好奇心旺盛な性格で行動より思考を優先するタイプ。

連れ合いの機巧姫は葵の君。

葵の君(あおいのきみ)

主人公の連れ合い(パートナー)である機巧姫。髪の色が銘と同じ葵色で胸の真ん中に同色の勾玉が埋め込まれている。

人形としては最上位の存在で、外見や行動など、ほとんど人間と変わりがない。

主人公のことを第一に考え、そのために行動をする。

淡渕澪(あわぶち・みお)

関谷国の藤川家に仕える知行三百石持ちの侍で操心館に所属する候補生の一人。水縹の君を所有しているが連れ合いとして認められてはいない。

人とは異なる八岐と呼ばれる種族の一つ、木霊に連なっており、癒しの術を得意とする。また動物や植物ともある程度の意思疎通ができる。

大平不動(おおひら・ふどう)

操心館に所属する候補生の一人で八岐の鬼の一族に連なる。

八岐の中でも鬼は特に身体能力に優れており、戦うことを至上の喜びとしている。不動にもその傾向があり、強くなるために自己研鑽を怠らない。

直情的で考えるより先に体が動くタイプで、自分より強いと認めた相手に敬意を払う素直さを持つ。

紅寿(こうじゅ)

澪に仕える忍びで、八岐に連なる人狼の少女。オオカミによく似たケモノ耳と尻尾を有している。

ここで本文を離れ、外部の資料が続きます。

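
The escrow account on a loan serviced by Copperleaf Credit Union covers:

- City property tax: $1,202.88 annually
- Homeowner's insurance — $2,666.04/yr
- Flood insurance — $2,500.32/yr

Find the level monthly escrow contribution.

$530.77

City property tax: $1,202.88 per year
Homeowner's insurance: $2,666.04 per year
Flood insurance: $2,500.32 per year
Yearly total = $1,202.88 + $2,666.04 + $2,500.32 = $6,369.24
Monthly escrow = $6,369.24 ÷ 12 = $530.77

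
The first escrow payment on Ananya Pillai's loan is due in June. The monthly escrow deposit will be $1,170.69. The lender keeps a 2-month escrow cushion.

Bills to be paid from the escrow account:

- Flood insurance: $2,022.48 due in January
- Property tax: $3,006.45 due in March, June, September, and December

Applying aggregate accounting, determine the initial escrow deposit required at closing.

Cushion = 2 × $1,170.69 = $2,341.38
Trial balance (start $0, +$1,170.69 each month, − disbursements):
  Jun: +$1,170.69 − $3,006.45 → -$1,835.76
  Jul: +$1,170.69 → -$665.07
  Aug: +$1,170.69 → $505.62
  Sep: +$1,170.69 − $3,006.45 → -$1,330.14
  Oct: +$1,170.69 → -$159.45
  Nov: +$1,170.69 → $1,011.24
  Dec: +$1,170.69 − $3,006.45 → -$824.52
  Jan: +$1,170.69 − $2,022.48 → -$1,676.31
  Feb: +$1,170.69 → -$505.62
  Mar: +$1,170.69 − $3,006.45 → -$2,341.38
  Apr: +$1,170.69 → -$1,170.69
  May: +$1,170.69 → $0.00
Lowest trial balance = -$2,341.38 (Mar)
Initial deposit = cushion − low point = $2,341.38 − (-$2,341.38) = $4,682.76

$4,682.76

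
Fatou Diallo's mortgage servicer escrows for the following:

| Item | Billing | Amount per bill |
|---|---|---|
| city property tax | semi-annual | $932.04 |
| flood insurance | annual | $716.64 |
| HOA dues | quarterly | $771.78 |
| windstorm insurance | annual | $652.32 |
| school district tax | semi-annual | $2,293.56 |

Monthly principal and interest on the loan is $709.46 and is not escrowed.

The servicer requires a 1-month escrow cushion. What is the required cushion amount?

City property tax — $932.04 × 2 = $1,864.08
Flood insurance — $716.64
HOA dues — $771.78 × 4 = $3,087.12
Windstorm insurance — $652.32
School district tax — $2,293.56 × 2 = $4,587.12
Yearly total = $10,907.28
Monthly escrow = $10,907.28 / 12 = $908.94
Cushion = 1 × $908.94 = $908.94

$908.94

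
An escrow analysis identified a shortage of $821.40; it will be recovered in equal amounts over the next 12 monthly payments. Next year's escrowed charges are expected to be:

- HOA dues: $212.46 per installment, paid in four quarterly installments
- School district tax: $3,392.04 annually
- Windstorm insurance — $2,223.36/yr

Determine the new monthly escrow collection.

$607.22

HOA dues — $212.46 × 4 = $849.84 annually
School district tax — $3,392.04 annually
Windstorm insurance — $2,223.36 annually
Yearly total = $849.84 + $3,392.04 + $2,223.36 = $6,465.24
Monthly escrow = $6,465.24 ÷ 12 = $538.77
Shortage spread = $821.40 ÷ 12 = $68.45/mo
Adjusted monthly = $538.77 + $68.45 = $607.22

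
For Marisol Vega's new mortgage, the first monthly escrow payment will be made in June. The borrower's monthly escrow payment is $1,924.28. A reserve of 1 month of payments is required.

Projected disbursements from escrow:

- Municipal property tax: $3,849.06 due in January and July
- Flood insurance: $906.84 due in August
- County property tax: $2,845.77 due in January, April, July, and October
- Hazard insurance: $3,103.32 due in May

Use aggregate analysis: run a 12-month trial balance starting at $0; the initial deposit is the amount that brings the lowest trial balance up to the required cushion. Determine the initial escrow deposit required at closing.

Cushion = 1 × $1,924.28 = $1,924.28
Trial balance (start $0, +$1,924.28 each month, − disbursements):
  Jun: +$1,924.28 → $1,924.28
  Jul: +$1,924.28 − $6,694.83 → -$2,846.27
  Aug: +$1,924.28 − $906.84 → -$1,828.83
  Sep: +$1,924.28 → $95.45
  Oct: +$1,924.28 − $2,845.77 → -$826.04
  Nov: +$1,924.28 → $1,098.24
  Dec: +$1,924.28 → $3,022.52
  Jan: +$1,924.28 − $6,694.83 → -$1,748.03
  Feb: +$1,924.28 → $176.25
  Mar: +$1,924.28 → $2,100.53
  Apr: +$1,924.28 − $2,845.77 → $1,179.04
  May: +$1,924.28 − $3,103.32 → $0.00
Lowest trial balance = -$2,846.27 (Jul)
Initial deposit = cushion − low point = $1,924.28 − (-$2,846.27) = $4,770.55

$4,770.55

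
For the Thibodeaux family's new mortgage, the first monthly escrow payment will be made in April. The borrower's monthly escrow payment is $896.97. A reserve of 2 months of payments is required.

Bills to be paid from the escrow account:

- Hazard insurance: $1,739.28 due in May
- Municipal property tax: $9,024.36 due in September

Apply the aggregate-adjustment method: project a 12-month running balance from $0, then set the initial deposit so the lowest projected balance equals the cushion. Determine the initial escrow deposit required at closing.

$7,175.76

Cushion = 2 × $896.97 = $1,793.94
Trial balance (start $0, +$896.97 each month, − disbursements):
  Apr: +$896.97 → $896.97
  May: +$896.97 − $1,739.28 → $54.66
  Jun: +$896.97 → $951.63
  Jul: +$896.97 → $1,848.60
  Aug: +$896.97 → $2,745.57
  Sep: +$896.97 − $9,024.36 → -$5,381.82
  Oct: +$896.97 → -$4,484.85
  Nov: +$896.97 → -$3,587.88
  Dec: +$896.97 → -$2,690.91
  Jan: +$896.97 → -$1,793.94
  Feb: +$896.97 → -$896.97
  Mar: +$896.97 → $0.00
Lowest trial balance = -$5,381.82 (Sep)
Initial deposit = cushion − low point = $1,793.94 − (-$5,381.82) = $7,175.76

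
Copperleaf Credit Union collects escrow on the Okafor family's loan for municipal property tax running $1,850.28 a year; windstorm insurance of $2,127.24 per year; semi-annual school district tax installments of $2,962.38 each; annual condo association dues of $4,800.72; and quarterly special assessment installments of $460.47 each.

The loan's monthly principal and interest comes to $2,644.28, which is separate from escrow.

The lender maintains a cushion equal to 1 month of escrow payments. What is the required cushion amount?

$1,378.74

Municipal property tax — $1,850.28 per year
Windstorm insurance — $2,127.24 per year
School district tax — $2,962.38 × 2 = $5,924.76 per year
Condo association dues — $4,800.72 per year
Special assessment — $460.47 × 4 = $1,841.88 per year
Yearly total = $1,850.28 + $2,127.24 + $5,924.76 + $4,800.72 + $1,841.88 = $16,544.88
Monthly = $16,544.88 ÷ 12 = $1,378.74
Cushion = 1 × $1,378.74 = $1,378.74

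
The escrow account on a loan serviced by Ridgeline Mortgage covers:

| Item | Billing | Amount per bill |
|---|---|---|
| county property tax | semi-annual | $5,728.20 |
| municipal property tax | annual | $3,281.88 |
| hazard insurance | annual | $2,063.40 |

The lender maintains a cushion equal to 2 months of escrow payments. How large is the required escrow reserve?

County property tax = $5,728.20 × 2 = $11,456.40 per year
Municipal property tax = $3,281.88 per year
Hazard insurance = $2,063.40 per year
Yearly total = $11,456.40 + $3,281.88 + $2,063.40 = $16,801.68
Monthly = $16,801.68 ÷ 12 = $1,400.14
Required cushion = 2 × $1,400.14 = $2,800.28

$2,800.28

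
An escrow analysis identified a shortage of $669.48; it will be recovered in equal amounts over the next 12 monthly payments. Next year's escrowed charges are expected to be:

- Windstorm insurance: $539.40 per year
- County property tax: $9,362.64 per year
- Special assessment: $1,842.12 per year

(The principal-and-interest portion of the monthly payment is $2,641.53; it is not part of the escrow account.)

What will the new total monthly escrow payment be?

$1,034.47

Windstorm insurance = $539.40/yr
County property tax = $9,362.64/yr
Special assessment = $1,842.12/yr
Annual escrow total = $11,744.16
Base monthly escrow = $11,744.16 / 12 = $978.68
Shortage spread = $669.48 / 12 = $55.79/mo
New monthly escrow = $978.68 + $55.79 = $1,034.47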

人狼の身体能力は鬼と並ぶほど高く、その中でも敏捷性は特に優れている。忍びとしても有能。

現在は言葉を話せないもよう。

翠寿(すいじゅ)

澪に仕える忍びで、紅寿の妹。人狼特有のケモノ耳と尻尾を有する。

幼いながらも誰かに仕えて職務を果たしたいという心根を持つがいろいろと未熟。